You can’t keep costs down when you have have middleman and shareholders all wanting their “take”.
jonsax says
MA has always had very high costs because of factors preceding the ACA, in particular, the dominance of just a few major health care provider organizations.These are not for-profit enterprises and do not return profits to any shareholders. This is one of the many things that would not change just because you changed who was paying the bills.
And the need for the requirement for everyone to have insurance is the only way to have a system that can have a chance to pay for itself, especially if, in the case of the US now under the ACA, you no longer allow insurers to make their money by denying and delaying care and cherry-picking healthy subscribers. The need for everyone to contribute is why single-payer systems require everyone to pay taxes to share and cover the costs of care.
johntmay says
Allow for the public option and put a cap on profits for the corporations that want a piece of this, private insurance will die on the vine, and that’s okay with me.
Donald Green says
Prior to the passage of the Ma Health Care Law, 94% of residents were covered, now being somewhere between 96 to 98%. It was not the heavy lift that other states face. Mississippi e.g.

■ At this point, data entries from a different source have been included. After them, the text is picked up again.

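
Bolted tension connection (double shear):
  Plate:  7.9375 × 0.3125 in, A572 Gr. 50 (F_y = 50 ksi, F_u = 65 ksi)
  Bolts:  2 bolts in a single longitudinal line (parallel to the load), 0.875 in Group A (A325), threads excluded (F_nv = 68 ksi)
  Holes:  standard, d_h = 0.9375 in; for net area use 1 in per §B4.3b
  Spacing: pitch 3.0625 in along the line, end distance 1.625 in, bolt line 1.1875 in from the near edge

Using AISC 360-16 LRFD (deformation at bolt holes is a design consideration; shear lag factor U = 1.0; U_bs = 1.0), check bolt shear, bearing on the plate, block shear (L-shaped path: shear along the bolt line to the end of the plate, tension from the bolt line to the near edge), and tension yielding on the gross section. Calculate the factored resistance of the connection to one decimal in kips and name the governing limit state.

Bolt shear: A_b = π(0.875)²/4 = 0.60132 in². φR_n = 0.75 × 68 × 0.60132 × 2 × 2 = 122.7 kips.
Bearing (0.3125 in plate, F_u = 65 ksi): end bolts L_c = 1.625 − 0.9375/2 = 1.15625, R_n = min(1.2×1.15625×0.3125×65, 2.4×0.875×0.3125×65) = 28.184 kips/bolt; interior L_c = 3.0625 − 0.9375 = 2.125, R_n = 42.656 kips/bolt. φR_n = 0.75 × (1×28.184 + 1×42.656) = 53.1 kips.
Block shear: shear path 1×[1.625+1×3.0625] = 1×4.6875 in, A_gv = 1.4648, A_nv = 1×(4.6875 − 1.5×1)×0.3125 = 0.99609 in²; tension to near edge: (1.1875 − 0.5×1)×0.3125 = 0.21484 in². R_n = min(0.6×65×0.99609, 0.6×50×1.4648) + 1.0×65×0.21484 = min(38.848, 43.944) + 13.965 = 52.813 kips. φR_n = 0.75 × 52.813 = 39.6 kips.
Tension yield (gross): A_g = 7.9375×0.3125 = 2.4805 in². φR_n = 0.90 × 50 × 2.4805 = 111.6 kips.
Governing: min(122.7, 53.1, 39.6, 111.6) = 39.6 kips → block shear.

39.6 kips (block shear governs)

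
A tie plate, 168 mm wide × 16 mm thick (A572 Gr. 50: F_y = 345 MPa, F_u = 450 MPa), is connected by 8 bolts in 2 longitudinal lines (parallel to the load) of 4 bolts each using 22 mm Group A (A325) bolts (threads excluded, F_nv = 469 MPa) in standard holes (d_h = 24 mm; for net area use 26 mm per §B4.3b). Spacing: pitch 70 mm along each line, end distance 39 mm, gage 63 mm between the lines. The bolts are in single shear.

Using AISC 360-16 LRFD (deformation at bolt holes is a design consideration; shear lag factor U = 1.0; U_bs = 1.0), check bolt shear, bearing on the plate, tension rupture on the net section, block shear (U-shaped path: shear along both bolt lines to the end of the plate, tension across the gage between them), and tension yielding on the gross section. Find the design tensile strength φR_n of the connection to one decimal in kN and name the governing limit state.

626.4 kN (net-section rupture governs)

Bolt shear: A_b = π(22)²/4 = 380.13 mm². φR_n = 0.75 × 469 × 380.13 × 8 × 1 = 1069.7 kN.
Bearing (16 mm plate, F_u = 450 MPa): end bolts L_c = 39 − 24/2 = 27, R_n = min(1.2×27×16×450, 2.4×22×16×450) = 233.28 kN/bolt; interior L_c = 70 − 24 = 46, R_n = 380.16 kN/bolt. φR_n = 0.75 × (2×233.28 + 6×380.16) = 2060.6 kN.
Tension rupture (net): A_n = (168 − 2×26)×16 = 1856 mm² (U = 1.0, A_e = A_n). φR_n = 0.75 × 450 × 1856 = 626.4 kN.
Block shear: shear path 2×[39+3×70] = 2×249 mm, A_gv = 7968, A_nv = 2×(249 − 3.5×26)×16 = 5056 mm²; tension across gage: (63 − 1×26)×16 = 592 mm². R_n = min(0.6×450×5056, 0.6×345×7968) + 1.0×450×592 = min(1365.1, 1649.4) + 266.4 = 1631.5 kN. φR_n = 0.75 × 1631.5 = 1223.6 kN.
Tension yield (gross): A_g = 168×16 = 2688 mm². φR_n = 0.90 × 345 × 2688 = 834.6 kN.
Governing: min(1069.7, 2060.6, 626.4, 1223.6, 834.6) = 626.4 kN → net-section rupture.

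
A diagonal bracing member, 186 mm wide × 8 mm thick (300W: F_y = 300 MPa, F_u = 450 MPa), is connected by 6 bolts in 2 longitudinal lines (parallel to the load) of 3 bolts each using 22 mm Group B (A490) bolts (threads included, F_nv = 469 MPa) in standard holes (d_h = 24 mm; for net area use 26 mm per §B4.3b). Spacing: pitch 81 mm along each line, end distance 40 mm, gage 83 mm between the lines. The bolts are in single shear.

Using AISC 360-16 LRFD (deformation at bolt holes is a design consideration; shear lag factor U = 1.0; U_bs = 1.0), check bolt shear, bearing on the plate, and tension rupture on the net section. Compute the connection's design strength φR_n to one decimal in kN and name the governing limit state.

Bolt shear: A_b = π(22)²/4 = 380.13 mm². φR_n = 0.75 × 469 × 380.13 × 6 × 1 = 802.3 kN.
Bearing (8 mm plate, F_u = 450 MPa): end bolts L_c = 40 − 24/2 = 28, R_n = min(1.2×28×8×450, 2.4×22×8×450) = 120.96 kN/bolt; interior L_c = 81 − 24 = 57, R_n = 190.08 kN/bolt. φR_n = 0.75 × (2×120.96 + 4×190.08) = 751.7 kN.
Tension rupture (net): A_n = (186 − 2×26)×8 = 1072 mm² (U = 1.0, A_e = A_n). φR_n = 0.75 × 450 × 1072 = 361.8 kN.
Governing: min(802.3, 751.7, 361.8) = 361.8 kN → net-section rupture.

361.8 kN (net-section rupture governs)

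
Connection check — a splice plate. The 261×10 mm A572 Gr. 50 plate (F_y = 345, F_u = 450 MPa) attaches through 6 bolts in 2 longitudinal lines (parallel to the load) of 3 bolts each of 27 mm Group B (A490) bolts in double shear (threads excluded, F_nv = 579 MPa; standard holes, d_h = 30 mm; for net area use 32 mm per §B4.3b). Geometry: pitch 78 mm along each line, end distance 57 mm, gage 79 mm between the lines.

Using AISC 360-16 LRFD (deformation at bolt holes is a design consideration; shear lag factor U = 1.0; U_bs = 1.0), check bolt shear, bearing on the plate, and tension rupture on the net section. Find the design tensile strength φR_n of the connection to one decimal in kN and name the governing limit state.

664.9 kN (net-section rupture governs)

Bolt shear: A_b = π(27)²/4 = 572.56 mm². φR_n = 0.75 × 579 × 572.56 × 6 × 2 = 2983.6 kN.
Bearing (10 mm plate, F_u = 450 MPa): end bolts L_c = 57 − 30/2 = 42, R_n = min(1.2×42×10×450, 2.4×27×10×450) = 226.8 kN/bolt; interior L_c = 78 − 30 = 48, R_n = 259.2 kN/bolt. φR_n = 0.75 × (2×226.8 + 4×259.2) = 1117.8 kN.
Tension rupture (net): A_n = (261 − 2×32)×10 = 1970 mm² (U = 1.0, A_e = A_n). φR_n = 0.75 × 450 × 1970 = 664.9 kN.
Governing: min(2983.6, 1117.8, 664.9) = 664.9 kN → net-section rupture.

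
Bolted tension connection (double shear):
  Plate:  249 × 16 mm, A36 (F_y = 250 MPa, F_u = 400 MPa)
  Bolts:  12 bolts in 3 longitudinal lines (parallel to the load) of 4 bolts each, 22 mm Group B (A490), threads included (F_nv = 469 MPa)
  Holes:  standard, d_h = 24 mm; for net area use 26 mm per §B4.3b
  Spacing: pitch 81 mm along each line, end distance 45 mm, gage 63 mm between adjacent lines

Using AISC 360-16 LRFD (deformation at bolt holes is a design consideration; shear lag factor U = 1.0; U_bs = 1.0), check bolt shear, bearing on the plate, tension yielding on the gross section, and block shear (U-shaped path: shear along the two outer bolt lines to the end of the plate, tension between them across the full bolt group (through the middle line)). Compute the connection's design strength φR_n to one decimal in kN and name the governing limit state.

Bolt shear: A_b = π(22)²/4 = 380.13 mm². φR_n = 0.75 × 469 × 380.13 × 12 × 2 = 3209.1 kN.
Bearing (16 mm plate, F_u = 400 MPa): end bolts L_c = 45 − 24/2 = 33, R_n = min(1.2×33×16×400, 2.4×22×16×400) = 253.44 kN/bolt; interior L_c = 81 − 24 = 57, R_n = 337.92 kN/bolt. φR_n = 0.75 × (3×253.44 + 9×337.92) = 2851.2 kN.
Tension yield (gross): A_g = 249×16 = 3984 mm². φR_n = 0.90 × 250 × 3984 = 896.4 kN.
Block shear: shear path 2×[45+3×81] = 2×288 mm, A_gv = 9216, A_nv = 2×(288 − 3.5×26)×16 = 6304 mm²; tension across gage: (126 − 2×26)×16 = 1184 mm². R_n = min(0.6×400×6304, 0.6×250×9216) + 1.0×400×1184 = min(1513, 1382.4) + 473.6 = 1856 kN. φR_n = 0.75 × 1856 = 1392.0 kN.
Governing: min(3209.1, 2851.2, 896.4, 1392.0) = 896.4 kN → gross-section yield.

896.4 kN (gross-section yield governs)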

The legislature went with the least likely plan to bring universal care at the lowest cost. Dr. William Hsaio was engaged to make the report, and took no fee, using it to hire a staff to help with the report.
If you don’t want to read the whole study, I believe there is a summary at the end.
Donald Green says
http://www.leg.state.vt.us/jfo/healthcare/FINAL%20REPORT%20Hsiao%20Final%20Report%20-%2017%20February%202011_3.pdf
Christopher says
…but I think your third point could be construed as an argument for exactly the opposite. In other words, the fact of Medicare being threatened should be taken as precisely the reason to double down and say not only are we going to defend to the hilt what we have, but we are going to reject the prevailing wisdom and fight to expand it.
jconway says
Up to 150% of the poverty line. I’d be eligible for it today if I weren’t married as are many of my friends who are tutoring/subbing or teaching private/parochial en route to a teaching career. The mistake was letting states opt out of it-and perhaps many Trump voters would’ve seen the benefits better if we hadn’t allowed the Scotts and Walkers of the world to opt out.
Basically you have to be married or in a solidly middle class job not to qualify for some kind of subsidy-and usually your employer is providing you with a better benefit at that point. By limiting the choices to three types of plans and three types of risk pools ACA really has laid the arhictecture for an eventual opt in public option which we would’ve pushed under a President Clinton and can still push at the state level today.
jonsax says
The ACA enabled the states to choose either creating their own “health connectors,” or have the feds create one for them. In either case, there is the option to enroll in the ACA. The Supreme Court, however blocked another aspect of the ACA, which was the requirement that the states adopt the expansion of Medicaid to cover all people at or below 133% of poverty level, with the feds paying 95-100% of all new coverage costs and only slightly less in out years (feds currently pay only about 50%). That ruling is what left the most people without coverage because 19 states have refused to expand Medicaid, and those 19 are among the states with the worst Medicaid coverage and least healthy populations.